Beggs was at the door, a football under his arm, panting with excitement. Olly had to come to the harbour, Beggs had heard there was a right carry-on going on down there.

  Olly yawned. Beggs wasn’t selling it to him.

  ‘There’s talk of dead bodies and that.’

  Nan was suddenly behind Olly at the door, urging him into his shoes and racing up the stairs to shed her dressing gown. She was moving faster than Olly had seen her do in years. No one loved a scandal like Nan.

  By the time they got to the harbour, the crowd was three people deep, back behind blue and white crime scene tape. Nan started to complain that she couldn’t see anything. ‘It’s not the bloody opera,’ someone muttered, and Olly peered between necks and backs to see three policemen keeping the crowd well back.

  Nan was not so easily put off, and wriggled and barged her way to the front, Olly and Beggs following in her wake. A white tent had been erected over one of the boats; huge men in white boiler suits with white things over their shoes were moving about.

  Beggs elbowed Olly in the ribs and pointed. A news van with something slowly turning on its roof had pulled up in the car park. ‘That’s Sky TV,’ Beggs said in awe. The crowd was murmuring that a dead body had been found in the red boat. Olly had seen enough cop shows on the telly to know that the police wore white suits and TV news came only if murder was suspected.

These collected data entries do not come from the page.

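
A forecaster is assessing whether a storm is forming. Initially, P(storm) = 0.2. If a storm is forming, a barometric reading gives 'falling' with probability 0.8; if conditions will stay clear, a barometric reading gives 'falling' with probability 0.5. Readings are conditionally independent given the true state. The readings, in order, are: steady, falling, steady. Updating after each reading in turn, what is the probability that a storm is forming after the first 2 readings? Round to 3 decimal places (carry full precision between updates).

0.138

After 'steady': P(storm) = 0.2·0.2000 / (0.2·0.2000 + 0.5·0.8000) ≈ 0.0909
After 'falling': P(storm) = 0.8·0.0909 / (0.8·0.0909 + 0.5·0.9091) ≈ 0.1379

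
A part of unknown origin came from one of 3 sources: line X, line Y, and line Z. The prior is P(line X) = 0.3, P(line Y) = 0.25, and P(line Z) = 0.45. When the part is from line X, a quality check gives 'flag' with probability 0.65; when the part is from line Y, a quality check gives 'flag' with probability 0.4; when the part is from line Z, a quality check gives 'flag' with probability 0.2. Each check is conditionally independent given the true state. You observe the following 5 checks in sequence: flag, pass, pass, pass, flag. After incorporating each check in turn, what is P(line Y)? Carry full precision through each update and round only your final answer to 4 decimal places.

0.3710

Apply Bayes' rule sequentially, carrying P(line Y) forward.
After 'flag': normaliser = 0.65·0.3000 + 0.4·0.2500 + 0.2·0.4500; P(line X) ≈ 0.5065, P(line Y) ≈ 0.2597, P(line Z) ≈ 0.2338
After 'pass': normaliser = 0.35·0.5065 + 0.6·0.2597 + 0.8·0.2338; P(line X) ≈ 0.3408, P(line Y) ≈ 0.2996, P(line Z) ≈ 0.3596
After 'pass': normaliser = 0.35·0.3408 + 0.6·0.2996 + 0.8·0.3596; P(line X) ≈ 0.2033, P(line Y) ≈ 0.3064, P(line Z) ≈ 0.4903
After 'pass': normaliser = 0.35·0.2033 + 0.6·0.3064 + 0.8·0.4903; P(line X) ≈ 0.1099, P(line Y) ≈ 0.2841, P(line Z) ≈ 0.6060
After 'flag': normaliser = 0.65·0.1099 + 0.4·0.2841 + 0.2·0.6060; P(line X) ≈ 0.2333, P(line Y) ≈ 0.3710, P(line Z) ≈ 0.3957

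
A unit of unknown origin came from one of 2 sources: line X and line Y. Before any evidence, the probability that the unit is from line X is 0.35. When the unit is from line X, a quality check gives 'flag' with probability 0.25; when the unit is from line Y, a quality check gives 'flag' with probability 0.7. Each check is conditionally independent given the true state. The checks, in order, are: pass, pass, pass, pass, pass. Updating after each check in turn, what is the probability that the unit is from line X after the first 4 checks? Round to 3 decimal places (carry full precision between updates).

After 'pass': P(line X) = 0.75·0.3500 / (0.75·0.3500 + 0.3·0.6500) ≈ 0.5738
After 'pass': P(line X) = 0.75·0.5738 / (0.75·0.5738 + 0.3·0.4262) ≈ 0.7709
After 'pass': P(line X) = 0.75·0.7709 / (0.75·0.7709 + 0.3·0.2291) ≈ 0.8938
After 'pass': P(line X) = 0.75·0.8938 / (0.75·0.8938 + 0.3·0.1062) ≈ 0.9546

0.955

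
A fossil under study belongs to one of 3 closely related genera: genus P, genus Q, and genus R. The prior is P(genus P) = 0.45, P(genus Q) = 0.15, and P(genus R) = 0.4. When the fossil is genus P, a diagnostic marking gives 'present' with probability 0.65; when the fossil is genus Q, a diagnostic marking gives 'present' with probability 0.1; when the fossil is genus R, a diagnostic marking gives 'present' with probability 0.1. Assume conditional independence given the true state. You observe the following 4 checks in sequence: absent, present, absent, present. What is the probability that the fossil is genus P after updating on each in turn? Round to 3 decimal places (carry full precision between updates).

0.839

After 'absent': normaliser = 0.35·0.4500 + 0.9·0.1500 + 0.9·0.4000; P(genus P) ≈ 0.2414, P(genus Q) ≈ 0.2069, P(genus R) ≈ 0.5517
After 'present': normaliser = 0.65·0.2414 + 0.1·0.2069 + 0.1·0.5517; P(genus P) ≈ 0.6741, P(genus Q) ≈ 0.0889, P(genus R) ≈ 0.2370
After 'absent': normaliser = 0.35·0.6741 + 0.9·0.0889 + 0.9·0.2370; P(genus P) ≈ 0.4458, P(genus Q) ≈ 0.1512, P(genus R) ≈ 0.4031
After 'present': normaliser = 0.65·0.4458 + 0.1·0.1512 + 0.1·0.4031; P(genus P) ≈ 0.8394, P(genus Q) ≈ 0.0438, P(genus R) ≈ 0.1168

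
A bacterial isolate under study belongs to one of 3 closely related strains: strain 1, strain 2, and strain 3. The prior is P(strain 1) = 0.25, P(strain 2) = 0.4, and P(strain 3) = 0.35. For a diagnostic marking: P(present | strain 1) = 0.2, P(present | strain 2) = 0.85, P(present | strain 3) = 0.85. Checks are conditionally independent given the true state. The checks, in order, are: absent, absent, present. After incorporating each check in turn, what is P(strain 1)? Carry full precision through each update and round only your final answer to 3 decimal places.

0.690

Apply Bayes' rule sequentially, carrying P(strain 1) forward.
After 'absent': normaliser = 0.8·0.2500 + 0.15·0.4000 + 0.15·0.3500; P(strain 1) ≈ 0.6400, P(strain 2) ≈ 0.1920, P(strain 3) ≈ 0.1680
After 'absent': normaliser = 0.8·0.6400 + 0.15·0.1920 + 0.15·0.1680; P(strain 1) ≈ 0.9046, P(strain 2) ≈ 0.0509, P(strain 3) ≈ 0.0445
After 'present': normaliser = 0.2·0.9046 + 0.85·0.0509 + 0.85·0.0445; P(strain 1) ≈ 0.6905, P(strain 2) ≈ 0.1651, P(strain 3) ≈ 0.1444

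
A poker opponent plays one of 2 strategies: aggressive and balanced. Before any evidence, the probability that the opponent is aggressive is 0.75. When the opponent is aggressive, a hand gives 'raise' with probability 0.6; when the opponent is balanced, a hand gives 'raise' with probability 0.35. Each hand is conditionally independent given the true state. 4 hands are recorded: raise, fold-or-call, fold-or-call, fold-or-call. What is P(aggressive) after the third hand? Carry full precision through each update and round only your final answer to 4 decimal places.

0.6607

After 'raise': P(aggressive) = 0.6·0.7500 / (0.6·0.7500 + 0.35·0.2500) ≈ 0.8372
After 'fold-or-call': P(aggressive) = 0.4·0.8372 / (0.4·0.8372 + 0.65·0.1628) ≈ 0.7599
After 'fold-or-call': P(aggressive) = 0.4·0.7599 / (0.4·0.7599 + 0.65·0.2401) ≈ 0.6607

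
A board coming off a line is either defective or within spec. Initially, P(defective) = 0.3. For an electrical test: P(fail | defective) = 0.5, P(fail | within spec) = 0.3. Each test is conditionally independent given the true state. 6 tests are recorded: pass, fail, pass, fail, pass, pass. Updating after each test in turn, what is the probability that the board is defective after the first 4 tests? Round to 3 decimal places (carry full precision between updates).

0.378

Apply Bayes' rule sequentially, carrying P(defective) forward.
After 'pass': P(defective) = 0.5·0.3000 / (0.5·0.3000 + 0.7·0.7000) ≈ 0.2344
After 'fail': P(defective) = 0.5·0.2344 / (0.5·0.2344 + 0.3·0.7656) ≈ 0.3378
After 'pass': P(defective) = 0.5·0.3378 / (0.5·0.3378 + 0.7·0.6622) ≈ 0.2671
After 'fail': P(defective) = 0.5·0.2671 / (0.5·0.2671 + 0.3·0.7329) ≈ 0.3779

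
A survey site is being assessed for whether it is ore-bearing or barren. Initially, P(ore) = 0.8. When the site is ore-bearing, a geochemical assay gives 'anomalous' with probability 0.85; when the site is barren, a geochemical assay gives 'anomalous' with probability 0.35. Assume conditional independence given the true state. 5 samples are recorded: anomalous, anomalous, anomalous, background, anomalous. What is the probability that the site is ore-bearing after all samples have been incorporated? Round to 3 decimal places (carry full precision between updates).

0.970

After 'anomalous': P(ore) = 0.85·0.8000 / (0.85·0.8000 + 0.35·0.2000) ≈ 0.9067
After 'anomalous': P(ore) = 0.85·0.9067 / (0.85·0.9067 + 0.35·0.0933) ≈ 0.9593
After 'anomalous': P(ore) = 0.85·0.9593 / (0.85·0.9593 + 0.35·0.0407) ≈ 0.9828
After 'background': P(ore) = 0.15·0.9828 / (0.15·0.9828 + 0.65·0.0172) ≈ 0.9297
After 'anomalous': P(ore) = 0.85·0.9297 / (0.85·0.9297 + 0.35·0.0703) ≈ 0.9698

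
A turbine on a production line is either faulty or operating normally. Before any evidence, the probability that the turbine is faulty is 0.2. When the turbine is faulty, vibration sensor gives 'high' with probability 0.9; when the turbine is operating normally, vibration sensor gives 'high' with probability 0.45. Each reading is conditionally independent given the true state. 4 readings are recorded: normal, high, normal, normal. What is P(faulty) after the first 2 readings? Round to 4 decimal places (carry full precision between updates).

After 'normal': P(faulty) = 0.1·0.2000 / (0.1·0.2000 + 0.55·0.8000) ≈ 0.0435
After 'high': P(faulty) = 0.9·0.0435 / (0.9·0.0435 + 0.45·0.9565) ≈ 0.0833

0.0833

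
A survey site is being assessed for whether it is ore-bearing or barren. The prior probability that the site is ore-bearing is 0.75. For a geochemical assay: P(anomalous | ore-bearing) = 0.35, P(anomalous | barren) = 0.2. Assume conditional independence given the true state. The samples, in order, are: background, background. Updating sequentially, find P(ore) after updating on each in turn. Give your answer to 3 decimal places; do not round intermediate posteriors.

0.664

After 'background': P(ore) = 0.65·0.7500 / (0.65·0.7500 + 0.8·0.2500) ≈ 0.7091
After 'background': P(ore) = 0.65·0.7091 / (0.65·0.7091 + 0.8·0.2909) ≈ 0.6645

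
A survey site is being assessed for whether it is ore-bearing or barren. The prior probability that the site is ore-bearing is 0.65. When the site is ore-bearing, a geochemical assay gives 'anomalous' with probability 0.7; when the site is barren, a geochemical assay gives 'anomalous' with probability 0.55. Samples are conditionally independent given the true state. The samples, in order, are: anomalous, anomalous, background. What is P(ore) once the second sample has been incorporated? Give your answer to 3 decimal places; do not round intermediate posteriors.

0.751

Each posterior becomes the prior for the next update.
After 'anomalous': P(ore) = 0.7·0.6500 / (0.7·0.6500 + 0.55·0.3500) ≈ 0.7027
After 'anomalous': P(ore) = 0.7·0.7027 / (0.7·0.7027 + 0.55·0.2973) ≈ 0.7505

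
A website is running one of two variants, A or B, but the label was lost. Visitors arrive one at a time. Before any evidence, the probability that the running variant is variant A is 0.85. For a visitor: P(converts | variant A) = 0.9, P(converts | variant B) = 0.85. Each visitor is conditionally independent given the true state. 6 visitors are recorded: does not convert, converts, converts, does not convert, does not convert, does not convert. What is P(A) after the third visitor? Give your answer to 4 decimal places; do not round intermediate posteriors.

After 'does not convert': P(A) = 0.1·0.8500 / (0.1·0.8500 + 0.15·0.1500) ≈ 0.7907
After 'converts': P(A) = 0.9·0.7907 / (0.9·0.7907 + 0.85·0.2093) ≈ 0.8000
After 'converts': P(A) = 0.9·0.8000 / (0.9·0.8000 + 0.85·0.2000) ≈ 0.8090

0.8090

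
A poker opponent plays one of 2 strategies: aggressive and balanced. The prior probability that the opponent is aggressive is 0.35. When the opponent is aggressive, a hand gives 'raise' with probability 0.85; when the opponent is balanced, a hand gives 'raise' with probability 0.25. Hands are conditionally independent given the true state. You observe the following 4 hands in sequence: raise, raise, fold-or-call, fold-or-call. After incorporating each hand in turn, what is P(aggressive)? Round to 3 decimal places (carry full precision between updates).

Apply Bayes' rule sequentially, carrying P(aggressive) forward.
After 'raise': P(aggressive) = 0.85·0.3500 / (0.85·0.3500 + 0.25·0.6500) ≈ 0.6467
After 'raise': P(aggressive) = 0.85·0.6467 / (0.85·0.6467 + 0.25·0.3533) ≈ 0.8616
After 'fold-or-call': P(aggressive) = 0.15·0.8616 / (0.15·0.8616 + 0.75·0.1384) ≈ 0.5546
After 'fold-or-call': P(aggressive) = 0.15·0.5546 / (0.15·0.5546 + 0.75·0.4454) ≈ 0.1993

0.199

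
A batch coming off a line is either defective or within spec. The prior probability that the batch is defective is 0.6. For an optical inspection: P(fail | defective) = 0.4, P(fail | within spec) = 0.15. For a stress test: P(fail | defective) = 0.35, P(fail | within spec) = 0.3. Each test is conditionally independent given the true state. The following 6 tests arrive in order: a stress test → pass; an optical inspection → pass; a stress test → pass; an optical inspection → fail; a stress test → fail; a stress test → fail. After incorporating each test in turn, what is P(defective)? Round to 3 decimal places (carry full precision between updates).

After a stress test='pass': P(defective) = 0.65·0.6000 / (0.65·0.6000 + 0.7·0.4000) ≈ 0.5821
After an optical inspection='pass': P(defective) = 0.6·0.5821 / (0.6·0.5821 + 0.85·0.4179) ≈ 0.4958
After a stress test='pass': P(defective) = 0.65·0.4958 / (0.65·0.4958 + 0.7·0.5042) ≈ 0.4773
After an optical inspection='fail': P(defective) = 0.4·0.4773 / (0.4·0.4773 + 0.15·0.5227) ≈ 0.7088
After a stress test='fail': P(defective) = 0.35·0.7088 / (0.35·0.7088 + 0.3·0.2912) ≈ 0.7396
After a stress test='fail': P(defective) = 0.35·0.7396 / (0.35·0.7396 + 0.3·0.2604) ≈ 0.7682

0.768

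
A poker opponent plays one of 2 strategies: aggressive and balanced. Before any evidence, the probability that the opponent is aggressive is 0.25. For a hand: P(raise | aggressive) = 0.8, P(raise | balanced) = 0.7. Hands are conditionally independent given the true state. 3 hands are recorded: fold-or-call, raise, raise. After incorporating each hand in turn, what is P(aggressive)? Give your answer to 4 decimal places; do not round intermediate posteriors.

0.2250

After 'fold-or-call': P(aggressive) = 0.2·0.2500 / (0.2·0.2500 + 0.3·0.7500) ≈ 0.1818
After 'raise': P(aggressive) = 0.8·0.1818 / (0.8·0.1818 + 0.7·0.8182) ≈ 0.2025
After 'raise': P(aggressive) = 0.8·0.2025 / (0.8·0.2025 + 0.7·0.7975) ≈ 0.2250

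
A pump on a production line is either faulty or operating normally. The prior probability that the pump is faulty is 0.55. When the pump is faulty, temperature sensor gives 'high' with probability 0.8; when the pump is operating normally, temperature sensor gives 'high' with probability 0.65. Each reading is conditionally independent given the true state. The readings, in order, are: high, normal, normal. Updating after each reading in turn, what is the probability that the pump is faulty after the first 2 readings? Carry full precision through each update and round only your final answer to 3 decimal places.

Apply Bayes' rule sequentially, carrying P(faulty) forward.
After 'high': P(faulty) = 0.8·0.5500 / (0.8·0.5500 + 0.65·0.4500) ≈ 0.6007
After 'normal': P(faulty) = 0.2·0.6007 / (0.2·0.6007 + 0.35·0.3993) ≈ 0.4622

0.462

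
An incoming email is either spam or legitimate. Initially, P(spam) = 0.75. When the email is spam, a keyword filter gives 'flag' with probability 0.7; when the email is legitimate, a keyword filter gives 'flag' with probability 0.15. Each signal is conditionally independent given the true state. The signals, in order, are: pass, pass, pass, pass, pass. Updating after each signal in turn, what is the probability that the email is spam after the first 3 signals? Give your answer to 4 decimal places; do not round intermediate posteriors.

0.1165

After 'pass': P(spam) = 0.3·0.7500 / (0.3·0.7500 + 0.85·0.2500) ≈ 0.5143
After 'pass': P(spam) = 0.3·0.5143 / (0.3·0.5143 + 0.85·0.4857) ≈ 0.2720
After 'pass': P(spam) = 0.3·0.2720 / (0.3·0.2720 + 0.85·0.7280) ≈ 0.1165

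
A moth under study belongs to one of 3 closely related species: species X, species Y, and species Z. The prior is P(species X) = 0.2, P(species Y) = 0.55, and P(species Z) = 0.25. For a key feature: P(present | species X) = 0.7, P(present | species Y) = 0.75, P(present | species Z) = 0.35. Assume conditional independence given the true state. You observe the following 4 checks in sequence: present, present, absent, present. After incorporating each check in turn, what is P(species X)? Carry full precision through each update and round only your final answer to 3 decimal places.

0.241

Apply Bayes' rule sequentially, carrying P(species X) forward.
After 'present': normaliser = 0.7·0.2000 + 0.75·0.5500 + 0.35·0.2500; P(species X) ≈ 0.2188, P(species Y) ≈ 0.6445, P(species Z) ≈ 0.1367
After 'present': normaliser = 0.7·0.2188 + 0.75·0.6445 + 0.35·0.1367; P(species X) ≈ 0.2237, P(species Y) ≈ 0.7063, P(species Z) ≈ 0.0699
After 'absent': normaliser = 0.3·0.2237 + 0.25·0.7063 + 0.65·0.0699; P(species X) ≈ 0.2321, P(species Y) ≈ 0.6107, P(species Z) ≈ 0.1572
After 'present': normaliser = 0.7·0.2321 + 0.75·0.6107 + 0.35·0.1572; P(species X) ≈ 0.2405, P(species Y) ≈ 0.6780, P(species Z) ≈ 0.0814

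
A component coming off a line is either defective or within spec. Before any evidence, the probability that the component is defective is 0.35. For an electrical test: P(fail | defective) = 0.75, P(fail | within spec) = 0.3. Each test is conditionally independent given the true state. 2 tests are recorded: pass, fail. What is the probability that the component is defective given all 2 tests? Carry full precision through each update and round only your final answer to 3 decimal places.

After 'pass': P(defective) = 0.25·0.3500 / (0.25·0.3500 + 0.7·0.6500) ≈ 0.1613
After 'fail': P(defective) = 0.75·0.1613 / (0.75·0.1613 + 0.3·0.8387) ≈ 0.3247

0.325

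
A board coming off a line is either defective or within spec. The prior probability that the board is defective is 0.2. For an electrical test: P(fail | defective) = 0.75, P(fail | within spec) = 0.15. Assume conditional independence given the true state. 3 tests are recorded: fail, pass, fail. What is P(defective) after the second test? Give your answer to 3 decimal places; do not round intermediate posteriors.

0.269

After 'fail': P(defective) = 0.75·0.2000 / (0.75·0.2000 + 0.15·0.8000) ≈ 0.5556
After 'pass': P(defective) = 0.25·0.5556 / (0.25·0.5556 + 0.85·0.4444) ≈ 0.2688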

  Nan turned. ‘Get to school, both of you.’ She left her hard-won position to push them away down the road. Now that they really might be exposed to dead bodies and violence, she wanted to protect them from it. ‘There’s nothing to see here.’ She watched them to make sure they were really on their way before hurrying back to the very thing she was keen to dismiss as nothing.

  Olly and Beggs ran off down the road with the football, the unusual start to the day making them feel wild and transgressive. Beggs crossed the ball to Olly and he dribbled down the street and across an expanse of grass. He slowed to a stop, the ball coasting to a halt. The red boat was Gert Becker’s. Was he dead? A strange feeling came over him, like he knew the answer to something but couldn’t express it. He was thinking about the blonde woman he had seen – although, in the sharp light of this summer morning with so much activity and speculation, he wasn’t sure any more that she had even been real.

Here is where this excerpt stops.